With the rapid development of electronic products, the design of the heat sink has become more and more important. It not only has the ability to regulate the temperature of electronic equipment, but also prevents the computer processor from overheating. Traditionally, radiators are manufactured using techniques such as casting, welding, and metal extrusion, and products can only make a compromise between manufacturing limitations and equipment performance. Based on this, the 18th Organizing Committee of the American Society for Thermodynamics of Electronic Systems launched a student radiator design challenge based on new technologies in additive manufacturing, and received GE sponsorship. In this issue, we will look at the outstanding designs of this competition.
The organizing committee finally selected five teams from 21 participating teams all over the world to enter the finals. They were Arizona State University, Purdue University, University of Maryland, Pennsylvania State University, and Trinity College Dublin. The new 3D printed metal heat sink they designed can effectively cool electronic equipment.

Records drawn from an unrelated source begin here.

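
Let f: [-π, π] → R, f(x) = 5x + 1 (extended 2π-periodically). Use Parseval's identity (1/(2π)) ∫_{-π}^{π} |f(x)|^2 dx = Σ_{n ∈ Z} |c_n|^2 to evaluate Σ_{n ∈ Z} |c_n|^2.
Σ |c_n|^2 = 25π^2/3 + 1

Expand and integrate term by term over [-π, π]:
  ∫ (5x)^2 dx = 25·(2π^3/3); ∫ 2·5·(1)·x dx = 0 (odd integrand); ∫ 1^2 dx = 1·2π.
So (1/(2π)) ∫_{-π}^{π} (5x + 1)^2 dx = 25π^2/3 + 1 = 25π^2/3 + 1.
Parseval ⇒ Σ |c_n|^2 = 25π^2/3 + 1.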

The design of the Arizona State University team focused on increasing the surface area of the heat sink so that the hot air from the electrical components can flow without affecting its efficiency, which is a common design limitation in traditional manufacturing. They used engineering concepts to propose various methods to take full advantage of their newly discovered design freedom and maximize efficiency, and finally adopted a design that better mixes and generates turbulence when air flows to enhance heat transfer. The design freedom of this product when applying additive manufacturing technology is huge.

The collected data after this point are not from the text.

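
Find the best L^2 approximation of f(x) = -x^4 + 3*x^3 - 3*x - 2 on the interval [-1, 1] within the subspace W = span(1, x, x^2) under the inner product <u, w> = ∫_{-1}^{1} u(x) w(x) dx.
g(x) = -6*x^2/7 - 6*x/5 - 67/35

The best approximation g ∈ W is the orthogonal projection of f onto W. Writing g = a_0 + a_1 x + a_2 x^2, the coefficients solve the normal equations G · a = b where
  G_{ij} = <φ_i, φ_j> and b_i = <f, φ_i>, with φ_0 = 1, φ_1 = x, φ_2 = x^2.
G =
  [2, 0, 2/3]
  [0, 2/3, 0]
  [2/3, 0, 2/5],
b = (-22/5, -4/5, -34/21).
Solving gives a_0 = -67/35, a_1 = -6/5, a_2 = -6/7, so
  g(x) = -6*x^2/7 - 6*x/5 - 67/35.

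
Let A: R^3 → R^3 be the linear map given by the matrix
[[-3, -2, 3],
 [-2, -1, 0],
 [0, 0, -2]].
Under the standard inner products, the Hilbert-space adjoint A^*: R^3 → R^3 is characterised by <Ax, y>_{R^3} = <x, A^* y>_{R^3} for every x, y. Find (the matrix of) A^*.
A^* = A^T =
[[-3, -2, 0],
 [-2, -1, 0],
 [3, 0, -2]]

For real matrices with standard dot products, the defining identity <Ax, y> = <x, A^* y> gives (Ax)^T y = x^T (A^*) y, i.e. x^T A^T y = x^T (A^*) y. Since this holds for all x, y, we must have A^* = A^T. Therefore
A^* =
[[-3, -2, 0],
 [-2, -1, 0],
 [3, 0, -2]].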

The Purdue University team uses topology optimization to find the best material distribution for a given radiator design size. The 3D printed radiator has a gently inclined “L” shape on one side and a convex “d” shape on the other side, which allows the airflow to recirculate and recirculate, thereby staying on the radiator for more time. Serdar Ozguc, a PhD student in the team ’s Cooling Technology Research Center, said: “Today’s electronic components are facing huge heat dissipation challenges. Computers and phones are getting smaller and smaller, but they consume more and more power. The heat generated by these CPUs can affect performance The safe and effective distribution can ensure the normal operation of the product. The results of topology optimization are often very complex and shocking. Traditional methods are difficult to manufacture, and additive manufacturing can be easily achieved. ”
The lattice structure is not only lightweight, but also has a large specific surface area, which has great advantages for promoting heat exchange and chemical reactions. The radiating fins of traditional radiators are mostly separate, and they form a whole by brazing. The combination of different components increases the thermal resistance, thereby reducing the thermal efficiency. In addition to the integrated manufacturing of the structure, 3D printing has a unique lattice structure that significantly increases the surface area, thereby enabling higher heat exchange efficiency in a more economical manner. In fact, this efficiency gain can be achieved in many different types of heat exchanger applications. These small features with large surface areas are almost impossible to manufacture without 3D printing.

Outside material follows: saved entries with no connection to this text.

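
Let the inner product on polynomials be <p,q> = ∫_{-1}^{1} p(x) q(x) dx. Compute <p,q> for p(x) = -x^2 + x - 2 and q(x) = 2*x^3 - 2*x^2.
<p,q> = 64/15

Expand the product: p(x)·q(x) = -2*x^5 + 4*x^4 - 6*x^3 + 4*x^2.
∫_{-1}^{1} of each monomial x^k gives [2/(k+1) if k even, 0 if k odd]. Integrating term-by-term (or equivalently evaluating the antiderivative F(x) = -x^6/3 + 4*x^5/5 - 3*x^4/2 + 4*x^3/3 at the endpoints):
  F(1) − F(−1) = 3/10 − (-119/30) = 64/15.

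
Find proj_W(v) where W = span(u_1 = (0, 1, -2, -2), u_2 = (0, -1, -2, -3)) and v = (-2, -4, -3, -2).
proj_W(v) = (0, -10/3, -4/3, -10/3)

Set up U = [u_1 | ... | u_2] ∈ R^(4×2). The projector onto W = col(U) is P = U (U^T U)^(-1) U^T.
Compute U^T U =
  [9, 9]
  [9, 14],
and U^T v = (6, 16).
Solve U^T U · c = U^T v for the coefficients: c = (-4/3, 2). The projection is proj_W(v) = U c.
Check: (v - proj_W(v)) · u_1 = 0  (should be 0).
Check: (v - proj_W(v)) · u_2 = 0  (should be 0).
Result: proj_W(v) = (0, -10/3, -4/3, -10/3).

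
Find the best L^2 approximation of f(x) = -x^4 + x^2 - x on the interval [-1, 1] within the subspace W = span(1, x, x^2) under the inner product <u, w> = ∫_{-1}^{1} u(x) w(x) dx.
g(x) = x^2/7 - x + 3/35

The best approximation g ∈ W is the orthogonal projection of f onto W. Writing g = a_0 + a_1 x + a_2 x^2, the coefficients solve the normal equations G · a = b where
  G_{ij} = <φ_i, φ_j> and b_i = <f, φ_i>, with φ_0 = 1, φ_1 = x, φ_2 = x^2.
G =
  [2, 0, 2/3]
  [0, 2/3, 0]
  [2/3, 0, 2/5],
b = (4/15, -2/3, 4/35).
Solving gives a_0 = 3/35, a_1 = -1, a_2 = 1/7, so
  g(x) = x^2/7 - x + 3/35.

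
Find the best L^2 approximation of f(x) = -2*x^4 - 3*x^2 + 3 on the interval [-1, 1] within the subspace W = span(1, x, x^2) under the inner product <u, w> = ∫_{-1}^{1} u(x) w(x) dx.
g(x) = 111/35 - 33*x^2/7

The best approximation g ∈ W is the orthogonal projection of f onto W. Writing g = a_0 + a_1 x + a_2 x^2, the coefficients solve the normal equations G · a = b where
  G_{ij} = <φ_i, φ_j> and b_i = <f, φ_i>, with φ_0 = 1, φ_1 = x, φ_2 = x^2.
G =
  [2, 0, 2/3]
  [0, 2/3, 0]
  [2/3, 0, 2/5],
b = (16/5, 0, 8/35).
Solving gives a_0 = 111/35, a_1 = 0, a_2 = -33/7, so
  g(x) = 111/35 - 33*x^2/7.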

Powder bed laser melting technology has produced a wider range of complex geometric shapes that cannot be achieved by traditional CNC, and the manufacturing costs and parts of metal radiators, engine cylinders and oil pump shells based on this technology The material cost is very low. The design of the five finalists was finally printed with GE Concept Laser M2, and all designs used the same size and aluminum alloy materials, and were tested under the same conditions.
According to the participants, the five final designs are incredible, and each team has its own unique design style and problem-solving methods, so designers must learn many different ideas and how to think better . Competing for more is to provide innovative solutions to problems without having to consider manufacturing constraints.